Le livre, ce mal-aimé des Tunisiens : Pour son retour sur les bancs de l’école

livresTunis Hebdo | Comment réhabiliter le livre aux yeux des Tunisiens qui chiffres à l’appui, entretiennent avec la lecture une relation d’indifférence déplorable ?

Comment atténuer l’impuissance de la famille (pour des raisons socio-économico-culturelles) et de l’école (en raison de l’absence d’une stratégie claire et déterminée à l’égard du livre) à amener chez les enfants et les adolescents ces habitudes de lecture qui font des jeunes générations d’aujourd’hui les lecteurs plus ou moins assidus de demain.

Et comment faire, en même temps, pour que le livre soit à la portée de tous, y compris les masses défavorisées des régions intérieures et des quartiers populaires de nos villes ?

Priorité pour les enfants !

Poser ces questions c’est s’attaquer aux racines des problèmes qui sont à l’origine de cette désaffection du Tunisien à l’égard du livre.

Et s’il faut commencer par traiter le mal au niveau des enfants et des jeunes, c’est pour sauver ce qui peut être sauvé, avant que ne s’installent les conduites d’indifférence, voire de refus, vis-à-vis du livre et de la lecture.

A cet égard, c’est à l’école plus qu’à la famille, dont on sait la situation précaire dominante aux niveaux social, économique et culturel, que revient, à notre avis, la grande tâche de réhabiliter le livre et la lecture aux yeux des enfants et des adolescents.
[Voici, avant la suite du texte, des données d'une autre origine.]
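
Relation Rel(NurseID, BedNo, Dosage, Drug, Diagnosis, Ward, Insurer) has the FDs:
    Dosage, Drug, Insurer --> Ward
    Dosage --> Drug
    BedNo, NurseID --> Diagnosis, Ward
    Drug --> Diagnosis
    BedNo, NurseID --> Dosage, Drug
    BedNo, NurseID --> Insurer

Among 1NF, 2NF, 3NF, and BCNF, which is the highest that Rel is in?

2NF

Candidate key: {BedNo, NurseID}. Prime attributes: {BedNo, NurseID}.
Dosage, Drug, Insurer --> Ward breaks BCNF: {Dosage, Drug, Insurer}⁺ = {Diagnosis, Dosage, Drug, Insurer, Ward}, so {Dosage, Drug, Insurer} is not a superkey.
Because {Ward} is non-prime and the left side of Dosage, Drug, Insurer --> Ward is not a superkey, the relation is not in 3NF.
Checking every proper subset of each key, none determines a non-prime attribute — 2NF is satisfied.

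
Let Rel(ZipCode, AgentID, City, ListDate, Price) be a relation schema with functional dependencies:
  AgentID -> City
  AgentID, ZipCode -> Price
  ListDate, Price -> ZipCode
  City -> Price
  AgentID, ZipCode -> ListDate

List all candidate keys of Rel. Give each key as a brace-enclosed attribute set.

No FD produces {AgentID}, so it must be in every candidate key.
Closure of {AgentID, ListDate} is {AgentID, City, ListDate, Price, ZipCode}, the whole schema; {AgentID, ListDate} is a candidate key.
Closure of {AgentID, ZipCode} is {AgentID, City, ListDate, Price, ZipCode}, the whole schema; {AgentID, ZipCode} is a candidate key.
No proper subset of any of these is a key, and no other minimal superkey exists.

{AgentID, ListDate}, {AgentID, ZipCode}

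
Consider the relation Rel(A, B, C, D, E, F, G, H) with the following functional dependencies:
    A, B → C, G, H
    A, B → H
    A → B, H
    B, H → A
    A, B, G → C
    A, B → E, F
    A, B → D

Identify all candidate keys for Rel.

{A}⁺ = {A, B, C, D, E, F, G, H}, which is every attribute, so {A} is a candidate key.
{B, H}⁺ = {A, B, C, D, E, F, G, H}, which is every attribute, so {B, H} is a candidate key.
No proper subset of any of these is a key, and no other minimal superkey exists.

{A}, {B, H}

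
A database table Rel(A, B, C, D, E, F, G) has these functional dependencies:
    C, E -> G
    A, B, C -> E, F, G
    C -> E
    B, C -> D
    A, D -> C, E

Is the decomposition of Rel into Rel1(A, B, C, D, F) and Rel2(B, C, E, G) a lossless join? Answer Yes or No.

Yes

The shared attributes are {B, C} and {B, C}⁺ = {B, C, D, E, G}.
Rel2 is contained in that closure, so Rel1 ∩ Rel2 -> Rel2 holds and the join is lossless.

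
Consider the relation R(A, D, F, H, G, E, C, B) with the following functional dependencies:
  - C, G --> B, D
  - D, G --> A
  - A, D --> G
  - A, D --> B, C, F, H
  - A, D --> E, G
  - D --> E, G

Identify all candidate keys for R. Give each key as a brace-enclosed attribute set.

{D} is a candidate key since {D}⁺ = {A, B, C, D, E, F, G, H} covers every attribute.
{C, G} is a candidate key since {C, G}⁺ = {A, B, C, D, E, F, G, H} covers every attribute.
Any other superkey properly contains one of these, so there are no further candidate keys.

{C, G}, {D}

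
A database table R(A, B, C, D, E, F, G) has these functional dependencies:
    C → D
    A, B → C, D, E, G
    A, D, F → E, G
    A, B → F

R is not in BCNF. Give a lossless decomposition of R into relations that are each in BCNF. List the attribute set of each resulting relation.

{A, B, C, F}; {A, C, E, F, G}; {C, D}

Candidate key of the original relation: {A, B}.
Within {A, B, C, D, E, F, G}: {C}⁺ ∩ {A, B, C, D, E, F, G} = {C, D}, not the whole set, so C → D violates BCNF; decompose into {C, D} and {A, B, C, E, F, G}.
{C, D}: every determinant is a superkey — BCNF.
Within {A, B, C, E, F, G}: {A, C, F}⁺ ∩ {A, B, C, E, F, G} = {A, C, E, F, G}, not the whole set, so A, C, F → E, G violates BCNF; decompose into {A, C, E, F, G} and {A, B, C, F}.
{A, C, E, F, G}: every determinant is a superkey — BCNF.
{A, B, C, F}: every determinant is a superkey — BCNF.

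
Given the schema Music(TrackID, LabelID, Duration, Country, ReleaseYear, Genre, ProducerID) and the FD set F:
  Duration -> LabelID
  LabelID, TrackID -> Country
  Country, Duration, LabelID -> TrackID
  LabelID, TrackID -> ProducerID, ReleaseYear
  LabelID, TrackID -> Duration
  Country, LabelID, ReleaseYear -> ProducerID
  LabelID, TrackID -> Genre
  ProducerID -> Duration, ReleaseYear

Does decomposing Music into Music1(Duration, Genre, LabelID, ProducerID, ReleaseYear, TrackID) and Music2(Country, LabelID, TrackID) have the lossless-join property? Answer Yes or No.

Yes

Common attributes: {LabelID, TrackID}; their closure is {Country, Duration, Genre, LabelID, ProducerID, ReleaseYear, TrackID}.
Since Music1 ⊆ {Country, Duration, Genre, LabelID, ProducerID, ReleaseYear, TrackID}, the intersection is a superkey of Music1; the decomposition is lossless.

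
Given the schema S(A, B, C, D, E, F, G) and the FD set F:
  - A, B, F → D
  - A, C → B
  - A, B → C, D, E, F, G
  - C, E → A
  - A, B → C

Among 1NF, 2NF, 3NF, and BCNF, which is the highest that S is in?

Candidate keys: {A, B}, {A, C}, {C, E}. Prime attributes: {A, B, C, E}.
Every FD has a superkey on the left, so the relation is in BCNF.

BCNF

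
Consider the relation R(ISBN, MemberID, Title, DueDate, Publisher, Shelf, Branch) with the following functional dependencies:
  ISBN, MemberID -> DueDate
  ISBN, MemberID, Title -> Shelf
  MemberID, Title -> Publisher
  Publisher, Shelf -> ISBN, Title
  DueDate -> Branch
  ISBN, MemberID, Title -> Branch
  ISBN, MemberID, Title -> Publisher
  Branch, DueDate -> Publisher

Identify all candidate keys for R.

{DueDate, MemberID, Shelf}, {ISBN, MemberID, Shelf}, {ISBN, MemberID, Title}, {MemberID, Publisher, Shelf}, {MemberID, Shelf, Title}

{MemberID} never appears on the right of any FD, so every key must include it.
Closure of {DueDate, MemberID, Shelf} is {Branch, DueDate, ISBN, MemberID, Publisher, Shelf, Title}, the whole schema; {DueDate, MemberID, Shelf} is a candidate key.
Closure of {ISBN, MemberID, Shelf} is {Branch, DueDate, ISBN, MemberID, Publisher, Shelf, Title}, the whole schema; {ISBN, MemberID, Shelf} is a candidate key.
Closure of {ISBN, MemberID, Title} is {Branch, DueDate, ISBN, MemberID, Publisher, Shelf, Title}, the whole schema; {ISBN, MemberID, Title} is a candidate key.
Closure of {MemberID, Publisher, Shelf} is {Branch, DueDate, ISBN, MemberID, Publisher, Shelf, Title}, the whole schema; {MemberID, Publisher, Shelf} is a candidate key.
Closure of {MemberID, Shelf, Title} is {Branch, DueDate, ISBN, MemberID, Publisher, Shelf, Title}, the whole schema; {MemberID, Shelf, Title} is a candidate key.
No proper subset of any of these is a key, and no other minimal superkey exists.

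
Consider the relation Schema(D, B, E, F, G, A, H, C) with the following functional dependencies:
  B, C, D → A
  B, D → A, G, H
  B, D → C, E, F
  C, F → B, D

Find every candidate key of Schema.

{B, D}, {C, F}

{B, D} is a candidate key since {B, D}⁺ = {A, B, C, D, E, F, G, H} covers every attribute.
{C, F} is a candidate key since {C, F}⁺ = {A, B, C, D, E, F, G, H} covers every attribute.
These are minimal and exhaustive — every other superkey contains one of them.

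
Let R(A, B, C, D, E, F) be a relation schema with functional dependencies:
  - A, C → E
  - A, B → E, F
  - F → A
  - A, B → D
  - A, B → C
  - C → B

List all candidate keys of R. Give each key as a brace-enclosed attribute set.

{A, B}, {A, C}, {B, F}, {C, F}

{A, B}⁺ = {A, B, C, D, E, F} — all of the relation — so {A, B} is a candidate key.
{A, C}⁺ = {A, B, C, D, E, F} — all of the relation — so {A, C} is a candidate key.
{B, F}⁺ = {A, B, C, D, E, F} — all of the relation — so {B, F} is a candidate key.
{C, F}⁺ = {A, B, C, D, E, F} — all of the relation — so {C, F} is a candidate key.
These are minimal and exhaustive — every other superkey contains one of them.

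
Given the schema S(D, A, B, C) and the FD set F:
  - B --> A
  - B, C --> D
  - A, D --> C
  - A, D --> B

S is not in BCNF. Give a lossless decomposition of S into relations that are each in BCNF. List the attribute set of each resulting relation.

{A, B}; {B, C, D}

Candidate keys of the original relation: {A, D}, {B, C}, {B, D}.
In {A, B, C, D}, {B} is not a superkey ({B}⁺ restricted to this set is {A, B}), so split on B --> A into {A, B} and {B, C, D}.
{A, B}: every determinant is a superkey — BCNF.
{B, C, D}: every determinant is a superkey — BCNF.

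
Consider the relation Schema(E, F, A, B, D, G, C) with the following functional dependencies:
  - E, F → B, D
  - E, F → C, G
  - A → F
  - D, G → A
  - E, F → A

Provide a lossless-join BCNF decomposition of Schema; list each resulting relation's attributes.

{A, D, G}; {A, F}; {B, C, D, E, G}

Candidate keys of the original relation: {A, E}, {D, E, G}, {E, F}.
{A, B, C, D, E, F, G}: {A} determines {A, F} here but is not a superkey — split on A → F, giving {A, F} and {A, B, C, D, E, G}.
{A, F} has no BCNF violation.
{A, B, C, D, E, G}: {D, G} determines {A, D, G} here but is not a superkey — split on D, G → A, giving {A, D, G} and {B, C, D, E, G}.
{A, D, G} has no BCNF violation.
{B, C, D, E, G} has no BCNF violation.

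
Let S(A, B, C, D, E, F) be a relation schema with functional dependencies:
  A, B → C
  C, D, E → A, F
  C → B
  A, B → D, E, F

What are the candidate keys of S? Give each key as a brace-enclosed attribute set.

{A, B}, {A, C}, {C, D, E}

{A, B} is a candidate key since {A, B}⁺ = {A, B, C, D, E, F} covers every attribute.
{A, C} is a candidate key since {A, C}⁺ = {A, B, C, D, E, F} covers every attribute.
{C, D, E} is a candidate key since {C, D, E}⁺ = {A, B, C, D, E, F} covers every attribute.
No proper subset of any of these is a key, and no other minimal superkey exists.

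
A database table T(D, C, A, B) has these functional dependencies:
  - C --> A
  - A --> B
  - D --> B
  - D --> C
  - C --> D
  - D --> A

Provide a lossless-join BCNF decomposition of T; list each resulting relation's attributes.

Candidate keys of the original relation: {C}, {D}.
In {A, B, C, D}, {A} is not a superkey ({A}⁺ restricted to this set is {A, B}), so split on A --> B into {A, B} and {A, C, D}.
{A, B}: every determinant is a superkey — BCNF.
{A, C, D}: every determinant is a superkey — BCNF.

{A, B}; {A, C, D}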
C’est que l’école est l’institution culturelle la plus proche, géographiquement, mentalement et effectivement, du Tunisien.

Ce relais culturel, et éducationnel évidemment, est donc de par sa mission de propager le savoir, donc la culture, et de par cette proximité, outre l’influence qu’il peut exercer sur les esprits, les mentalités et les conduites, le plus habilité à introduire les habitudes de lecture dans les schémas comportementaux des élèves, enfants, adolescents et jeunes confondus. Car le terme « école » signifie, ici, système éducationnel.

La « mère » des activités

Il est donc grand temps que le système éducatif, qui est en train, ces derniers temps, de s’ouvrir sur les activités culturelles prenne le taureau de la lecture par les cornes et adopte une stratégie adéquate à l’égard de cette activité culturelle par excellence, si elle n’est pas la « mère » de ces activités.

Il est grand temps que la lecture reprenne sa place privilégiée au sein des programmes, une place qu’elle a perdue au cours des dernières années de « l’ère Ben Ali » jusqu’à devenir insignifiante, dans un système de « bourrage de crânes » et de fausse course aux diplômes.

Aujourd’hui, et pour élaborer et mener à bien cette stratégie, certains Educateurs pensent même à l’institution, au sein de l’organigramme du ministère de l’éducation, d’une structure chargée de la « lecture-moutelaâ » qui devrait, en premier lieu, revisiter les programmes scolaires en vue de faire sortir la lecture de la marginalité où elle se morfond.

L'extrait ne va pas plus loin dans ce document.